Coralina Rodriguez Meyer

Born in a car in an Everglades swamp, raised queer between a rural South immigrant community and the Caribbean, Coralina Rodriguez Meyer is an indigenous Latinx, Brooklyn based Quipucamayoc artist. Spanning 20 years and 30 countries, she works across disciplines including education, community organizing, moving images, documentary sculpture and urban design. She studied painting at MICA, anthropology at Hopkins, prior to receiving her architecture BFA at Parsons and MFA in Combined Media at Hunter College CUNY. She has worked as an architect and urban designer in NYC for 2 decades while a guest critic at Parsons and Pratt among other ivory towers.
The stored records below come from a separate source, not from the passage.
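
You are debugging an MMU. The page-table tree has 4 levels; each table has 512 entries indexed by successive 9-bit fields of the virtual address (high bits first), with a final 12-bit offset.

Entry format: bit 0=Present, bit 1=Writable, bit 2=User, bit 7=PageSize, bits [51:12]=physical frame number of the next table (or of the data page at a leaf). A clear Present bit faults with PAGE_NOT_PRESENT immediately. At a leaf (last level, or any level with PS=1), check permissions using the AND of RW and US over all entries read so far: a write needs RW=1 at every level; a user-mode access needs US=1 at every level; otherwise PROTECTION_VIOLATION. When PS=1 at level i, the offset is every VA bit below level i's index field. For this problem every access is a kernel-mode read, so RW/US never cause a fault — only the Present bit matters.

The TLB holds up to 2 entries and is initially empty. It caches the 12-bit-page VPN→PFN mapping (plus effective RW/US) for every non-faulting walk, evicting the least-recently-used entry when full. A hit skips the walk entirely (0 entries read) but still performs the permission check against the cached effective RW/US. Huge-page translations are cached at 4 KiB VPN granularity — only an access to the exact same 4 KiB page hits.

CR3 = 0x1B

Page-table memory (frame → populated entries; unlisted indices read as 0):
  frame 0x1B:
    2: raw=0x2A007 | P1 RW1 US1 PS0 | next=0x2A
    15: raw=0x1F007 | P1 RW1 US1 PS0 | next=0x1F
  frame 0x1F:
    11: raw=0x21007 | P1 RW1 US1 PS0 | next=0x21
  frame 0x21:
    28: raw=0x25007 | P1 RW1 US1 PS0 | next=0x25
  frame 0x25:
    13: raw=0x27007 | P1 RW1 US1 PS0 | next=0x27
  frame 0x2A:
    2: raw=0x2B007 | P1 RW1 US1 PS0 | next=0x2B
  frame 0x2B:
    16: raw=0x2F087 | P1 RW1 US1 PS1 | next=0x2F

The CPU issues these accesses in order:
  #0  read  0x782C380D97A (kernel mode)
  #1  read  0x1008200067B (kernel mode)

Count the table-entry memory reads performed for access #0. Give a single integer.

Walk each access:
#0 VA=0x782C380D97A (r,kernel):
  lvl0: tbl 0x1B, slot 15 ⇒ 0x1F007 (P1/RW1/US1/PS0)
  lvl1: tbl 0x1F, slot 11 ⇒ 0x21007 (P1/RW1/US1/PS0)
  lvl2: tbl 0x21, slot 28 ⇒ 0x25007 (P1/RW1/US1/PS0)
  lvl3: tbl 0x25, slot 13 ⇒ 0x27007 (P1/RW1/US1/PS0)
  ⇒ phys 0x2797A  [4 reads]
#1 VA=0x1008200067B (r,kernel):
  lvl0: tbl 0x1B, slot 2 ⇒ 0x2A007 (P1/RW1/US1/PS0)
  lvl1: tbl 0x2A, slot 2 ⇒ 0x2B007 (P1/RW1/US1/PS0)
  lvl2: tbl 0x2B, slot 16 ⇒ 0x2F087 (P1/RW1/US1/PS1)
  ⇒ phys 0x2F67B (huge @L2)  [3 reads]

Entries read for #0: 4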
Her service on environmental nonprofit boards, as well as direct action grassroots community organizing is a framework for her Lambastic mentorship incubator for QBIPOC creatives. She received awards from Oolite Arts, VSA Arts, Foundation for Contemporary Arts, NY Department of Cultural Affairs, NY Foundation for the Arts, Miami Dade NEA and Young Arts. Coralina was a resident of Mildred’s Lane and the Bronx Museum AIM program. She was a research fellow at Museo Machu Picchu Peru weaving urban American iconography into Quipus, Syracuse University Florence Italy studying Italian Fascist architecture, Artist’s Institute NYC and Universitat Der Kunst Berlin examining Nazi utopian urban design with Hito Steyerl. NY Times, Village Voice, Hyperallergic, Univision, Guardian, London Review Books and Jezebel have written about her work at Queens Museum, Bronx Museum, PAMMiami, Smithsonian Museum, Kunsthaus Brethanien Berlin and CAC New Orleans. She’s shown at AIR gallery, Bitforms and AndrewEdlin. Her solo show of Mother Mold sculptures, Linea Negra photographs and Mama Spa Botanica was reviewed in Hyperallergic. In Chibcha, her daughter Zaita’s name means “umbligo del mundo” (origin of the world and the beginning of time). She builds skyscrapers, mentors queer BIPOC, and teaches at universities and museums. Coralina’s citizenship is performed in matriarchal time to survive colonization and assimilation by sharing generations of ancestral heirlooms across geospatial, temporal bounds with quinoa, quipus, cumbia, cariño, whispers and maxims.